Dubbed the "Millennium Maple" for the obvious reason, the 15 foot 6 inches sugar maple tree planted Friday night near the fishing pier in Horace Austin Park was 4 inches in diameter and 10 years old.

The ceremonies were coordinated by Spruce Up Austin, Inc. with help from the Austin Parks, Recreation and Forestry Department.

Because of the cold winter weather, extra precautions had to be taken and Dennis Maschka, executive director of the Austin PRF, was there to guarantee them.

The PRF workers dug the hole and left a large pile of mulch. Also many buckets of "warm" dirt were at the scene and each witness tossed a spade of the soil into the hole around the tree.

The tree planting was made possible by a generous donation from the Austin Rotary Club.

A special marker denotes the special tree.

The city of Austin has been a designated Tree City USA for two decades and when it lost over 3,000 trees to a June 1998 windstorm, the damage was literally and figuratively devastating.

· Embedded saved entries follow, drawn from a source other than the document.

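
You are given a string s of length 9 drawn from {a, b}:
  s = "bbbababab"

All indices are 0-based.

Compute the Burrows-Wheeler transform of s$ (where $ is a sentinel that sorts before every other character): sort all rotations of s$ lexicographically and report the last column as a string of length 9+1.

bbbbaaabb$

rank  rotation    last
    0  $bbbababab  b
    1  ab$bbbabab  b
    2  abab$bbbab  b
    3  ababab$bbb  b
    4  b$bbbababa  a
    5  bab$bbbaba  a
    6  babab$bbba  a
    7  bababab$bb  b
    8  bbababab$b  b
    9  bbbababab$  $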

SUA, Inc., now celebrating its tenth anniversary, was among the leaders in rally citizens to help replant Austin.

Then came a $75,000 contribution from Hormel Foods Corporation and the replanting efforts began in earnest in the spring and summer of 1999.

As Mayor Rietz noted, they will continue this year with 400 more trees replanted.

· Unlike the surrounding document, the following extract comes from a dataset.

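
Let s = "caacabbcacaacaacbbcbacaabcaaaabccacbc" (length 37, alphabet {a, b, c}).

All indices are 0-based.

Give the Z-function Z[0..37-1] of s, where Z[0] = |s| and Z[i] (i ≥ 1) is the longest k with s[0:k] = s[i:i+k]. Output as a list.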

Ruzek quoted Theodore Roosevelt at Friday night’s ceremonies held at the stroke of midnight with church bells ringing in the background.

"To exist as a nation, to prosper as a state, to live as a people we must have trees," Ruzek quoted Roosevelt as saying, adding. "These words are even more important today."

"This beautiful tree is already 10 years old and, therefore, traverses millennium to millennium and century to century," Ruzek said. "It is our hope that this Millennium Maple will become a symbol of not only caring for our environment, but also of a renewed spirit to embrace and carry on with more vigor those values most represented by a generation who began their lives in the early part of the century."

"Values such as the belief that hard work is the key to success, taking responsibility for one’s own actions, a strong belief in education and compassion for others and a strong loyalty to these United States," he said.

Mayor Rietz also told the crowd she proclaimed Saturday, January 1, to be "Millennium Maple Day" in Austin.

She quoted Frank Lloyd Wright, who said "The best friend on earth of people is the tree" and also noted the tree planting symbolized a "renewed spirit to embrace and carry on the values of a generation that started their lives at the beginning of this century."

She closed her remarks quoting poet Lucy Larcum, who said, "One who plants a tree plants a hope."

On the first day of the new century in Austin, children and adults, including senior citizens, some dressed in New Year’s Eve party hats and blowing horns, planted hope along the Cedar River.